HEPData / hepdata_lib

Library for getting your data into HEPData
https://hepdata-lib.readthedocs.io
MIT License
15 stars 37 forks source link

Retrieve histogram from stack via `RootFileReader.retrieve_object` #261

Closed IzaakWN closed 3 months ago

IzaakWN commented 3 months ago

It would be nice to have a short one-liner for retrieving a TH1 histogram that is inside the list of a THStack stack via RootFileReader.retrieve_object or RootFileReader.read_hist_1d.

This is easy to implement by adding a couple of lines in RootFileReader.retrieve_object:

    obj = self.tfile.Get(parts[0])
    for part in parts[1:]:
        if isinstance(obj,r.THStack):
            return obj.GetHists().FindObject(part)
        else:
            obj = obj.GetPrimitive(part)

https://github.com/IzaakWN/hepdata_lib/blob/513f132d289c27110f9f80173f661690eaea10c1/hepdata_lib/root_utils.py#L101-L104

The user can then retrieve the histogram as

reader = RootFileReader("figure.root")
points = reader.read_hist_1d("canvas/mainpad/stackname/histname")
hist   = reader.retrieve_object("canvas/mainpad/stackname/histname")

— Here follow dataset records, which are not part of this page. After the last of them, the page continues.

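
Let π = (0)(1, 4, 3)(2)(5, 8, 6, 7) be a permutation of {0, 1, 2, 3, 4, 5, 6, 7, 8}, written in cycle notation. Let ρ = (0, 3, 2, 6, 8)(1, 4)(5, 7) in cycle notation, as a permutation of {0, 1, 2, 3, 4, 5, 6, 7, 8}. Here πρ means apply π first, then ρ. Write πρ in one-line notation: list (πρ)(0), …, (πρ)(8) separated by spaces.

3 1 6 4 2 0 5 7 8

(πρ)(x) = ρ(π(x)). Computing each image: ρ(π(0)) = ρ(0) = 3, ρ(π(1)) = ρ(4) = 1, ρ(π(2)) = ρ(2) = 6, ρ(π(3)) = ρ(1) = 4, ρ(π(4)) = ρ(3) = 2, ρ(π(5)) = ρ(8) = 0, ρ(π(6)) = ρ(7) = 5, ρ(π(7)) = ρ(5) = 7, ρ(π(8)) = ρ(6) = 8.
Hence πρ = [3 1 6 4 2 0 5 7 8].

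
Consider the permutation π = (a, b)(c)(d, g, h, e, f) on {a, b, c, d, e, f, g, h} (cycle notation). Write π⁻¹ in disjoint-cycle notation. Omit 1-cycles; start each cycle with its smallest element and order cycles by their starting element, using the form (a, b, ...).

The inverse reverses each cycle.
Reversing each cycle of π and rotating so the smallest element leads gives (a, b)(d, f, e, h, g).

(a, b)(d, f, e, h, g)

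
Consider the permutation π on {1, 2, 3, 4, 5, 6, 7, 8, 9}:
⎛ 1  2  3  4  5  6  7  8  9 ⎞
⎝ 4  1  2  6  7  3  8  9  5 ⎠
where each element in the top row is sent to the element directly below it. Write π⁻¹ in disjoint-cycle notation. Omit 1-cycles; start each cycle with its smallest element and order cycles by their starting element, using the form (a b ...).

(1 2 3 6 4)(5 9 8 7)

First write π in disjoint cycles: (1 4 6 3 2)(5 7 8 9).
Reversing each cycle (and rotating so the smallest element leads) gives π⁻¹ = (1 2 3 6 4)(5 9 8 7).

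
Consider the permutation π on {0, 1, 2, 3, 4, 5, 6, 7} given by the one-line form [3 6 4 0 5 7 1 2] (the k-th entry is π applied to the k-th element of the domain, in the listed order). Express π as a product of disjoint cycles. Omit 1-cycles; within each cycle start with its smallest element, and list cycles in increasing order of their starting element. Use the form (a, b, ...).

Iterating π from 0 gives 0 → 3 → 0; that is the 2-cycle (0, 3).
Repeating from the next unused element and collecting all non-trivial cycles gives (0, 3)(1, 6)(2, 4, 5, 7).

(0, 3)(1, 6)(2, 4, 5, 7)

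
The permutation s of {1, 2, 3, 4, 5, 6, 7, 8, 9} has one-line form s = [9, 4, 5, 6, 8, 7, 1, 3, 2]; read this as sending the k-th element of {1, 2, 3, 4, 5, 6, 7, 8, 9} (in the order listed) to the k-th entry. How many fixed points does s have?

No element satisfies s(x) = x, so there are 0 fixed points.

0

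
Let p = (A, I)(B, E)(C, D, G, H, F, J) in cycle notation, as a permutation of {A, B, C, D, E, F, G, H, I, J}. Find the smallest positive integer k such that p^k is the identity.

The cycle type of p is (6, 2, 2).
The order is lcm(6, 2, 2) = 6.

6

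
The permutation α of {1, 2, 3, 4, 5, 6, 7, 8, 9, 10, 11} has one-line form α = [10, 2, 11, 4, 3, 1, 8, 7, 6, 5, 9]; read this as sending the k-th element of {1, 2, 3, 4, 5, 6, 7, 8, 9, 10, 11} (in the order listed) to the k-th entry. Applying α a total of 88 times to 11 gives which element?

Tracing 11 → 9 → … returns to 11 after 7 steps, so 11 lies in a 7-cycle (1, 10, 5, 3, 11, 9, 6).
Since the cycle has length 7, α^88 acts on it the same as α^4 (88 mod 7 = 4).
Stepping 4 places around the cycle: 11 → 9 → 6 → 1 → 10.

10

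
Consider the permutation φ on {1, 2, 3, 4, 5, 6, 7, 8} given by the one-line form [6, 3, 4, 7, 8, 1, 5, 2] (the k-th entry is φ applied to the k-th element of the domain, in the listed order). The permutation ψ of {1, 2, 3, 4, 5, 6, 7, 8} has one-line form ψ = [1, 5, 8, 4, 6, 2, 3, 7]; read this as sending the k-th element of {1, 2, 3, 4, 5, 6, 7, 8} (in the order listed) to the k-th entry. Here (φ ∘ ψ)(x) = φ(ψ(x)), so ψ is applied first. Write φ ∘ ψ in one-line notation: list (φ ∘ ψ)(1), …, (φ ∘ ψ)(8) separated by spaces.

6 8 2 7 1 3 4 5

Chase each element through ψ then φ: 1 → 1 → 6; 2 → 5 → 8; 3 → 8 → 2; 4 → 4 → 7; 5 → 6 → 1; 6 → 2 → 3; 7 → 3 → 4; 8 → 7 → 5.
Collecting the images, φ ∘ ψ = [6 8 2 7 1 3 4 5].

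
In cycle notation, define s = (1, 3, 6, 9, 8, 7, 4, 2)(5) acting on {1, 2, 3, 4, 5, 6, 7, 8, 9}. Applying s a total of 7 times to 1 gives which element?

2

1 lies in the 8-cycle (1, 3, 6, 9, 8, 7, 4, 2).
Advancing 7 steps from 1: 1 → 3 → 6 → 9 → 8 → 7 → 4 → 2.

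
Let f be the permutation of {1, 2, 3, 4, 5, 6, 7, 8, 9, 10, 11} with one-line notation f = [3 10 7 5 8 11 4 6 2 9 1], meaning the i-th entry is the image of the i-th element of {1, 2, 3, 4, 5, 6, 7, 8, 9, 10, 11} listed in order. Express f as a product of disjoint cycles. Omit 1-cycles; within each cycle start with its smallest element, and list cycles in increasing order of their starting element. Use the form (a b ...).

Iterating f from 1 gives 1 → 3 → 7 → 4 → 5 → 8 → 6 → 11 → 1; that is the 8-cycle (1 3 7 4 5 8 6 11).
Repeating from the next unused element and collecting all non-trivial cycles gives (1 3 7 4 5 8 6 11)(2 10 9).

(1 3 7 4 5 8 6 11)(2 10 9)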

📚 Documentation preview 📚: https://hepdata-lib--261.org.readthedocs.build/en/261/

clelange commented 3 months ago

Thanks for this, I agree that this functionality would be useful.

Do you think you could come up with a small test for it? This would make sure that future changes won't break it. The rough idea would be to create a THStack and then try to read from it. What would happen, if the obj.GetHists().FindObject(part) fails to find the histogram?

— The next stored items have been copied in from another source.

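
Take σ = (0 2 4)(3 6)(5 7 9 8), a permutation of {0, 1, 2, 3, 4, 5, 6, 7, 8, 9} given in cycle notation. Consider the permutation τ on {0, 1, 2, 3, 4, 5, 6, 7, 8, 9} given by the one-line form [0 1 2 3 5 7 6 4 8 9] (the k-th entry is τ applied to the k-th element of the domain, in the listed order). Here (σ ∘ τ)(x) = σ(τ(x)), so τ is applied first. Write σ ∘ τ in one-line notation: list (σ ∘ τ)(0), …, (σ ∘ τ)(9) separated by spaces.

For each element, apply τ then σ: 0 → 0 → 2; 1 → 1 → 1; 2 → 2 → 4; 3 → 3 → 6; 4 → 5 → 7; 5 → 7 → 9; 6 → 6 → 3; 7 → 4 → 0; 8 → 8 → 5; 9 → 9 → 8.
Collecting the images, σ ∘ τ = [2 1 4 6 7 9 3 0 5 8].

2 1 4 6 7 9 3 0 5 8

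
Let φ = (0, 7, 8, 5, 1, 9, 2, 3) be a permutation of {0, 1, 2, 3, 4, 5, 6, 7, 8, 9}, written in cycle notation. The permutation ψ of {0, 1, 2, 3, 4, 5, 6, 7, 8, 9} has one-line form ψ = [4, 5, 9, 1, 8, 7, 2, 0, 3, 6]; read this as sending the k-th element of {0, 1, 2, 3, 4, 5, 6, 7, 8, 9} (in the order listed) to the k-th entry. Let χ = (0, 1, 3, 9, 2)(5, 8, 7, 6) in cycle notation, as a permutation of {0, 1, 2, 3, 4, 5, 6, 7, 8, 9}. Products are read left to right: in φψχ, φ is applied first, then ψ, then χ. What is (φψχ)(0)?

1

Chase 0: φ(0) = 7; ψ(7) = 0; χ(0) = 1. Hence (φψχ)(0) = 1.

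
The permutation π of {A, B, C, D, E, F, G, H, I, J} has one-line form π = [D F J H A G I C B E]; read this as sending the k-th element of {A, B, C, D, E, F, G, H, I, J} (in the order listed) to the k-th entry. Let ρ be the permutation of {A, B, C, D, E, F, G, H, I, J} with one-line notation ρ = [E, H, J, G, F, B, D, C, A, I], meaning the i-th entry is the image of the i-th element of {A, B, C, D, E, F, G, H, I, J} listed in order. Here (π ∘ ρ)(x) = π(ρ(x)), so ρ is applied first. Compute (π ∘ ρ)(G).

H

(π ∘ ρ)(G) = π(ρ(G)). ρ(G) = D, then π(D) = H. So (π ∘ ρ)(G) = H.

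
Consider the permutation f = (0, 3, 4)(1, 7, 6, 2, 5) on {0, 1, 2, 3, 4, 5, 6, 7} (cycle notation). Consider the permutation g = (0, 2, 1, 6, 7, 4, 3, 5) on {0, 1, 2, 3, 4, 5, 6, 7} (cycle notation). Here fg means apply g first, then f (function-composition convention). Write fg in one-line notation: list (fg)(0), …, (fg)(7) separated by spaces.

(fg)(x) = f(g(x)). Computing each image: f(g(0)) = f(2) = 5, f(g(1)) = f(6) = 2, f(g(2)) = f(1) = 7, f(g(3)) = f(5) = 1, f(g(4)) = f(3) = 4, f(g(5)) = f(0) = 3, f(g(6)) = f(7) = 6, f(g(7)) = f(4) = 0.
Hence fg = [5 2 7 1 4 3 6 0].

5 2 7 1 4 3 6 0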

IzaakWN commented 3 months ago

Hi @clelange, thanks for the feedback!

Tester

Do you think you could come up with a small test for it? This would make sure that future changes won't break it.

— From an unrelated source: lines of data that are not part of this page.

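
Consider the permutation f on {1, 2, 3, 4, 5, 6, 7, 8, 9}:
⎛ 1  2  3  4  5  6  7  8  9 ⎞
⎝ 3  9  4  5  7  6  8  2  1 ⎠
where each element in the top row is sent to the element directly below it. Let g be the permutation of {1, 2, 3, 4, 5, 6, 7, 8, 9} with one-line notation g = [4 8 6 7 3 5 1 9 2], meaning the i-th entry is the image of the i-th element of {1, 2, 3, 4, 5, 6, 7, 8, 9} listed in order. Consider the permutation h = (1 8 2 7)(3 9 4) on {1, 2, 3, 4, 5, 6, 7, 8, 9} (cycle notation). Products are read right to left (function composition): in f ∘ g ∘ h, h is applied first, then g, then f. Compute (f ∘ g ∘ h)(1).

(f ∘ g ∘ h)(1) = f(g(h(1))). h(1) = 8, then g(8) = 9, then f(9) = 1, so the result is 1.

1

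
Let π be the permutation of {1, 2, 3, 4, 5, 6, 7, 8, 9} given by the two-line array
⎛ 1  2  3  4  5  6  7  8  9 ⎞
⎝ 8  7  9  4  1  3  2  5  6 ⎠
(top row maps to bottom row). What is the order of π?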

Added a separate test method to tests/test_rootfilereader.py. I checked it correctly retrieves a nonzero histogram from the stack in the ROOT file as expected, and the following works with any errors:

from tests.test_rootfilereader import TestRootFileReader
TestRootFileReader().test_retrieve_object_stack()

Error handling

What would happen, if the obj.GetHists().FindObject(part) fails to find the histogram?

I checked that an empty stack

from ROOT import TH1F, THStack
stack = THStack('stack','stack')
print(stack.GetHists()) # prints <cppyy.gbl.TList object at 0x0>
stack.GetHists().FindObject("ghost") # throws TypeError

throws

Traceback (most recent call last):
  File "<stdin>", line 1, in <module>
TypeError: none of the 2 overloaded methods succeeded. Full details:
  attempt to access a null-pointer
  TObject* TList::FindObject(const TObject* obj) =>
    TypeError: could not convert argument 1

Although this is an unlikely use case. For a nonempty stack, retrieving a nonexistent histogram returns an empty TObject, i.e. None:

hist1 = TH1F('hist1','hist1',10,0,10)
stack.Add(hist1)
print(stack.GetHists().FindObject("ghost")) # prints <cppyy.gbl.TObject object at 0x0>
print(stack.GetHists().FindObject("ghost")==None) # prints True

Therefore, I changed the implementation to the following, such that an assertion error is thrown by the assert obj below if the user passes an invalid histogram path:

    obj = self.tfile.Get(parts[0])
    for part in parts[1:]:
        if isinstance(obj,r.THStack):
            obj = obj.GetHists().FindObject(part)
        else:
            obj = obj.GetPrimitive(part)

    assert obj

    return obj

https://github.com/IzaakWN/hepdata_lib/blob/cd93d57753b11642a30b66e4789c57374ad34e2b/hepdata_lib/root_utils.py#L98-L108

Another possible issue here is that if the user passes a path that is longer (e.g. "canvas/mainpad/stackname/histname1/histname2"), which will cause obj.GetPrimitive() to throw an error in the next iteration, although that's the same in the use case without the stack anyways (i.e. "canvas/mainpad/histname1/histname2").